If you’re trying to get actual images of exoplanets, it helps to look at M-dwarfs, particularly young ones. These stars, from a class that makes up perhaps 75 percent of all the stars in the galaxy, are low in mass and much dimmer than their heavier cousins, meaning the contrast between the star’s light and that of orbiting planets is sharply reduced. Young M-dwarfs are particularly helpful, especially when they are close to Earth, because their planets will have formed recently, making them warmer and brighter than planets in older systems.
The trick, then, is to identify young M-dwarfs, and it’s not always easy. Such a star produces a higher proportion of X-rays and ultraviolet light than older stars, but even X-ray surveys have found it difficult to detect the less energetic M-dwarfs, and in any case, X-ray surveys have studied only a small portion of the sky. Astronomers at UCLA now have hopes of using a comparative approach, working with the Galaxy Evolution Explorer satellite, which has scanned a large part of the sky in ultraviolet light. These data are compared to optical and infrared observations to identify young stars that fit the bill for possible exoplanet detection.

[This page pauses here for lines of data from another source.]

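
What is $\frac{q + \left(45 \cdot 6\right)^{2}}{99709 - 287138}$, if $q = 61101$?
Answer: $- \frac{134001}{187429} \approx -0.71494$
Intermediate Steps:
$\frac{q + \left(45 \cdot 6\right)^{2}}{99709 - 287138} = \frac{61101 + \left(45 \cdot 6\right)^{2}}{99709 - 287138} = \frac{61101 + 270^{2}}{-187429} = \left(61101 + 72900\right) \left(- \frac{1}{187429}\right) = 134001 \left(- \frac{1}{187429}\right) = - \frac{134001}{187429}$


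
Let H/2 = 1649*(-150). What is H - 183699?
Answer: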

Image: Galaxy Evolution Explorer looks at Andromeda. The wisps of blue making up the galaxy’s spiral arms are neighborhoods that harbor hot, young, massive stars. Meanwhile, the central orange-white ball reveals a congregation of cooler, old stars that formed long ago. Now scientists are using GALEX data to hunt for young, planet-bearing red dwarfs near the Sun. Credit: NASA/JPL-Caltech.
So far the results are good. Of the 24 candidates identified with these methods, 17 turn out to show signs of stellar immaturity. The stars may be too young and low in mass to show up in X-ray surveys, but the Galaxy Evolution Explorer data seem effective at finding M-dwarfs less than 100 million years old. We can hope to add, then, to the tiny number of exoplanets that have been directly imaged, a useful adjunct to existing observing methods. Direct imaging can help us with large planets in the outer reaches of their solar systems, planets that would thus far have eluded Doppler methods. That helps us flesh out our view of complete planetary systems.

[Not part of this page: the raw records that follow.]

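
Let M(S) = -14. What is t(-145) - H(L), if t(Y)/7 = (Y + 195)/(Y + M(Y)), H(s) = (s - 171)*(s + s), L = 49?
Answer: 1900654/159 ≈ 11954.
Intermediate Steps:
H(s) = 2*s*(-171 + s) (H(s) = (-171 + s)*(2*s) = 2*s*(-171 + s))
t(Y) = 7*(195 + Y)/(-14 + Y) (t(Y) = 7*((Y + 195)/(Y - 14)) = 7*((195 + Y)/(-14 + Y)) = 7*(195 + Y)/(-14 + Y))
t(-145) - H(L) = 7*(195 - 145)/(-14 - 145) - 2*49*(-171 + 49) = 7*50/(-159) - 2*49*(-122) = 7*(-1/159)*50 - 1*(-11956) = -350/159 + 11956 = 1900654/159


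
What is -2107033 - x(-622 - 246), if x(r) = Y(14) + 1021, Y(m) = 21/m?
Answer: -4216111/2 ≈ -2.1081e+6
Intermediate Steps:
x(r) = 2045/2 (x(r) = 21/14 + 1021 = 21*(1/14) + 1021 = 3/2 + 1021 = 2045/2)
-2107033 - x(-622 - 246) = -2107033 - 1*2045/2 = -2107033 - 2045/2 = -4216111/2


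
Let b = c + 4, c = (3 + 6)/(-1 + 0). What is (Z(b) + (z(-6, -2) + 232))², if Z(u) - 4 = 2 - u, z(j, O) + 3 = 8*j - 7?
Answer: 34225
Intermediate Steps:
z(j, O) = -10 + 8*j (z(j, O) = -3 + (8*j - 7) = -3 + (-7 + 8*j) = -10 + 8*j)
c = -9 (c = 9/(-1) = 9*(-1) = -9)
b = -5 (b = -9 + 4 = -5)
Z(u) = 6 - u (Z(u) = 4 + (2 - u) = 6 - u)
(Z(b) + (z(-6, -2) + 232))² = ((6 - 1*(-5)) + ((-10 + 8*(-6)) + 232))² = ((6 + 5) + ((-10 - 48) + 232))² = (11 + (-58 + 232))² = (11 + 174)² = 185² = 34225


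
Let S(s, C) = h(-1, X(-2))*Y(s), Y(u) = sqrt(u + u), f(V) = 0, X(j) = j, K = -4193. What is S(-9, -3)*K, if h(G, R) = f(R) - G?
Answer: -12579*I*sqrt(2) ≈ -17789.0*I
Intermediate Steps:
h(G, R) = -G (h(G, R) = 0 - G = -G)
Y(u) = sqrt(2)*sqrt(u) (Y(u) = sqrt(2*u) = sqrt(2)*sqrt(u))
S(s, C) = sqrt(2)*sqrt(s) (S(s, C) = (-1*(-1))*(sqrt(2)*sqrt(s)) = 1*(sqrt(2)*sqrt(s)) = sqrt(2)*sqrt(s))
S(-9, -3)*K = (sqrt(2)*sqrt(-9))*(-4193) = (sqrt(2)*(3*I))*(-4193) = (3*I*sqrt(2))*(-4193) = -12579*I*sqrt(2)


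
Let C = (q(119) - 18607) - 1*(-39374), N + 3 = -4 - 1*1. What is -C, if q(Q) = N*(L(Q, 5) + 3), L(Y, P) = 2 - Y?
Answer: -21679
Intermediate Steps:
N = -8 (N = -3 + (-4 - 1*1) = -3 + (-4 - 1) = -3 - 5 = -8)
q(Q) = -40 + 8*Q (q(Q) = -8*((2 - Q) + 3) = -8*(5 - Q) = -40 + 8*Q)
C = 21679 (C = ((-40 + 8*119) - 18607) - 1*(-39374) = ((-40 + 952) - 18607) + 39374 = (912 - 18607) + 39374 = -17695 + 39374 = 21679)
-C = -1*21679 = -21679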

And yes, WISE (Wide-field Infrared Survey Explorer) is in the hunt here as well, helping us identify candidates from the M-dwarf category that would make good imaging targets. WISE can find young, nearby stars that are still surrounded by planetary debris disks, a fertile hunting ground for new planetary imaging. Putting the tools together across the spectrum should make it possible to find close young planets whose properties should help us in our studies of solar system formation. And we can expect release of the first 105 days of WISE data later this month.
As to the Galaxy Evolution Explorer, it was launched back in 2003 with a mission to observe distant galaxies in ultraviolet light. Now operating in extended mission mode, GALEX has been conducting an ultraviolet all-sky survey intended to produce a map of galaxies in formation, helping us see how our own galaxy evolved. Turning its ultraviolet capabilities to the study of exoplanets in young solar systems gives us a new technique for finding imaging targets.
The paper is Rodriguez et al., “A New Method to Identify Nearby, Young, Low-Mass Stars,” Astrophysical Journal Vol. 727, No. 2 (2011), p. 62 (abstract).